Here are the criteria:

For Applicant:

  • Substantial ownership in the company – i.e. 10% or more;
  • Has “central” and active role in the start-up – not a silent investor;
  • Applicant will provide significant U.S. benefit; and
  • Must maintain a household income greater than 400% of the Federal poverty line while in the U.S.

For Company:

  • Created within the past 5 years (i.e. start-up);
  • Has potential for rapid growth;
  • The start-up entity has received significant investment capital ($250,000 or more) from certain U.S. investors with established records of successful investments; or
  • The start-up entity has received significant awards or grants ($100,000 or more) for economic development, research and development, or job creation (or other types of grants or awards typically given to start up entities) from federal, state, or local government entities; and
  • The investment capital or grants/awards must be received by the start-up entity within the 18 months immediately preceding the filing of the parole application.
  • A “qualified investor” is a U.S. citizen or permanent resident, or an organization located in the U.S. that is majority owned by U.S. citizens or permanent residents, and that regularly makes substantial investments in start-ups that exhibit substantial growth in revenue generation or job creation. 
  • To meet this criterion, the U.S. citizen or permanent resident or U.S. organization must show that they have invested at least $600,000 in start-ups during the past five years and at least two of those start-up entities each created at least five qualified jobs or generated at least $500,000 in revenue, with average annualized revenue growth of at least 20%. 
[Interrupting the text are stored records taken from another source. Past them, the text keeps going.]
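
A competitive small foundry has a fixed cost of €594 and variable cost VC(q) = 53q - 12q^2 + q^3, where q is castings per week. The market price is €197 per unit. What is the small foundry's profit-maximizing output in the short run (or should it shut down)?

Produce at q = 12

Strip out fixed cost: VC = 53q - 12q^2 + q^3. Then AVC = 53 - 12q + q^2 and MC = 53 - 24q + 3q^2.
The AVC parabola has its vertex at q = 12/2 = 6, where AVC = 53 - 12·6 + 6^2 = €17.
Since P = €197 ≥ min AVC = €17, price covers variable cost and the firm should produce.
Solving P = MC: -144 - 24q + 3q^2 = 0 ⇒ q = -4 or 12. On the upward-sloping branch, q* = 12.
Check: AVC at q = 12 is €53 ≤ P, so revenue covers variable cost.
Profit = P·q − TC = 197·12 − 1230 = €1134.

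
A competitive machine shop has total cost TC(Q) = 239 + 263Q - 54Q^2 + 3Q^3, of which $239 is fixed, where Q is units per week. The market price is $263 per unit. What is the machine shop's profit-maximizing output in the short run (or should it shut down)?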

For extension for an additional 30 months:

For Applicant:

  • Must still have an active “central” role in the business
  • Continues to own at least 5% of the company

For Company:

  • Received at least $500,000 in additional qualifying capital
  • Reached at least $500,000 in annual revenue, with average annualized growth of 20%, or additional government grants
  • Create at least 5 full time U.S. jobs

Other Benefits:

  • The Applicant’s spouse may obtain work authorization.
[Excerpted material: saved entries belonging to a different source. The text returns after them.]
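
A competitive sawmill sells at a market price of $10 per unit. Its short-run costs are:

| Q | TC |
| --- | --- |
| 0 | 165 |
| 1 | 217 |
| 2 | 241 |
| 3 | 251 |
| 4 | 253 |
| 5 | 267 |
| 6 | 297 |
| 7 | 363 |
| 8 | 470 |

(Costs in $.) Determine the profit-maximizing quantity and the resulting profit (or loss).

Q = 0 (shut down); profit = -$165

Compute π = P·Q − TC at each output: Q=0: -165; Q=1: -207; Q=2: -221; Q=3: -221; Q=4: -213; Q=5: -217; Q=6: -237; Q=7: -293; Q=8: -390.
Profit is highest at Q = 0. Equivalently, the lowest AVC in the table is 102/5 ≈ $20.40 at Q = 5, and P = $10 falls below it — price never covers variable cost, so the firm shuts down and loses only its fixed cost.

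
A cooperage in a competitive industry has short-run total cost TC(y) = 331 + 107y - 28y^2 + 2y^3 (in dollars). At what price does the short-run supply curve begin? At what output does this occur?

$9 per unit, at y = 7

The firm shuts down when price falls below the minimum of average variable cost. AVC = VC/y = 107 - 28y + 2y^2.
dAVC/dy = -28 + 4y = 0 gives y = 7. min AVC = 107 - 28·7 + 2·7^2 = 9.
For P < $9 the firm produces nothing.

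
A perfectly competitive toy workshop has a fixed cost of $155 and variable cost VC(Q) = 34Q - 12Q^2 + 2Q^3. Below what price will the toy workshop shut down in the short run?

$16 per unit

Short-run supply begins at min AVC. From VC = 34Q - 12Q^2 + 2Q^3, AVC = 34 - 12Q + 2Q^2.
At the minimum of AVC, MC = AVC. MC = 34 - 24Q + 6Q^2; setting MC = AVC gives 4Q^2 - 12Q = 0, so Q = 3. min AVC = 16.
The firm shuts down for any P below $16.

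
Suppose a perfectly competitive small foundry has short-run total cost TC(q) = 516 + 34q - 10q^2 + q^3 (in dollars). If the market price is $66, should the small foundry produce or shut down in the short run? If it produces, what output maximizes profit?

From TC, MC = TC'(q) = 34 - 20q + 3q^2 and AVC = VC/q = 34 - 10q + q^2.
AVC is minimized where dAVC/dq = -10 + 2q = 0, at q = 5; min AVC = 34 - 10·5 + 5^2 = $9.
Since P = $66 ≥ min AVC = $9, price covers variable cost and the firm should produce.
Set P = MC: 66 = 34 - 20q + 3q^2 → -32 - 20q + 3q^2 = 0. The roots are q = -4/3 and q = 8; the profit-maximizing output is on the rising part of MC, so q* = 8.
Check: AVC at q = 8 is $18 ≤ P, so revenue covers variable cost.
Profit = P·q − TC = 66·8 − 660 = -$132, a loss, but smaller than the $516 fixed cost the firm would lose by shutting down.

Produce at q = 8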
The regulation provides that applicants can show alternative evidence to qualify for this U.S. benefit, but does not explain what they may be.

Many people who may qualify for this new entrepreneur status may find the E-2 visa criteria more user-friendly. But E-2 visas are not available for every country. For example, there is no E-2 visa with China, India, or New Zealand.

To obtain International Entrepreneur status, there is no requirement that funds be spent ahead of time to show the funds are locked in and at risk. Additionally, the rules are silent as to whether the government will require a business plan or office lease, although I would recommend those items be provided.

I file about two to three E-2 visas per month worldwide. Documenting the entrepreneur parole application will be similar, but a bit different.

USCIS Posted Processing Time Skyrockets

With the new processing time format, USCIS says they are deciding I-526s filed before August 7, 2015 (17 months!). Petitioners whose cases are pending beyond that time may make an inquiry. The average I-526 processing time was at 14.2 months last month. I find the actual processing time is at about 14 months, but some cases take longer.